The tone was similar in South Carolina.
"The arrival of the SARS-CoV-2 [South African] variant in our state is an important reminder to all South Carolinians that the fight against this deadly virus is far from over," Dr. Brannon Traxler, interim public health director of the South Carolina Department of Health and Environmental Control, said in a statement. "While more COVID-19 vaccines are on the way, supplies are still limited. Every one of us must recommit to the fight by recognizing that we are all on the front lines now. We are all in this together."
State officials did not release the names of the people infected, saying only that one is from the Low Country, along the South Carolina coastline, and one is from the northeastern corner of the state.
The B.1.351 variant, first identified in South Africa in December, is considered by scientists to be even more worrisome than the more widely publicized British variant. And last week, a more infectious Brazilian variant was diagnosed in a Minnesota resident who had recently traveled to Brazil.
Public health experts had feared that the variants were already in the United States, undetected until now because of limited surveillance.
The B.1.351 variant contains a key mutation that appears to allow the virus to elude the full power of antibody treatments and vaccines. At least one antibody therapy will not work against the new variant, and lab studies recently found the mutation in the variant diminishes the ability of vaccine-induced antibodies to neutralize the virus. Meanwhile, vaccine makers are already racing to make new vaccines and "booster" shots to handle the new mutations.
There are now a total of 467 variant cases reported in 32 U.S. states, according to the CDC.
The emergence of coronavirus variants has made the campaign to vaccinate all Americans even more urgent. As of Monday, more than 31.1 million Americans have been vaccinated, while nearly 50 million doses have been distributed, according to the CDC. More than 5.6 million people have received their second shot.
A global scourge
By Monday, the U.S. coronavirus case count passed 26.2 million while the death toll passed 441,000, according to a Times tally.

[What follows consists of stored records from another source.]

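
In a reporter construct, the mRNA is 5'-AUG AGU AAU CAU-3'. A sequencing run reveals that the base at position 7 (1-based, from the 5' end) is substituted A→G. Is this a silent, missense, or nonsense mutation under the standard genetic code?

missense

Position 7 falls in codon 3: AAU → Asn.
After the substitution the codon is GAU → Asp.
Asn ≠ Asp, so this is a missense mutation.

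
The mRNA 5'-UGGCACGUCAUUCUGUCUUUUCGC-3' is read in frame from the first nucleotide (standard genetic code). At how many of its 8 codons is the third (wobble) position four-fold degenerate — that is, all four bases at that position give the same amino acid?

Codon 1 UGG (Trp): third position 1-fold.
Codon 2 CAC (His): third position 2-fold.
Codon 3 GUC (Val): third position 4-fold.
Codon 4 AUU (Ile): third position 3-fold.
Codon 5 CUG (Leu): third position 4-fold.
Codon 6 UCU (Ser): third position 4-fold.
Codon 7 UUU (Phe): third position 2-fold.
Codon 8 CGC (Arg): third position 4-fold.
Four-fold degenerate third positions: 4.

4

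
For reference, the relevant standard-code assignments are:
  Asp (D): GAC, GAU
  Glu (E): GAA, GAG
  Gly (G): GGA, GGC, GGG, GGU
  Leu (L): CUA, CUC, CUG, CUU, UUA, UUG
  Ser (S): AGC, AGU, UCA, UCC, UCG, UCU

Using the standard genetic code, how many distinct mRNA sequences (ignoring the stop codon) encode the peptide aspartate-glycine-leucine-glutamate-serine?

576

Asp: 2 codons.
Gly: 4 codons.
Leu: 6 codons.
Glu: 2 codons.
Ser: 6 codons.
2 × 4 × 6 × 2 × 6 = 576.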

On Monday, the top five states for coronavirus infections were: California with more than 3.3 million cases; Texas with nearly 2.4 million cases; Florida with over 1.7 million cases; New York with more than 1.4 million cases; and Illinois with over 1.1 million cases.
Curbing the spread of the coronavirus in the rest of the world remains challenging.
In India, the coronavirus case count was over 10.7 million by Friday, a Johns Hopkins University tally showed. Brazil had over 9.2 million cases and more than 224,500 deaths as of Friday, the Hopkins tally showed.
Worldwide, the number of reported infections passed 103 million on Friday, with nearly 2.2 million deaths recorded, according to the Hopkins tally.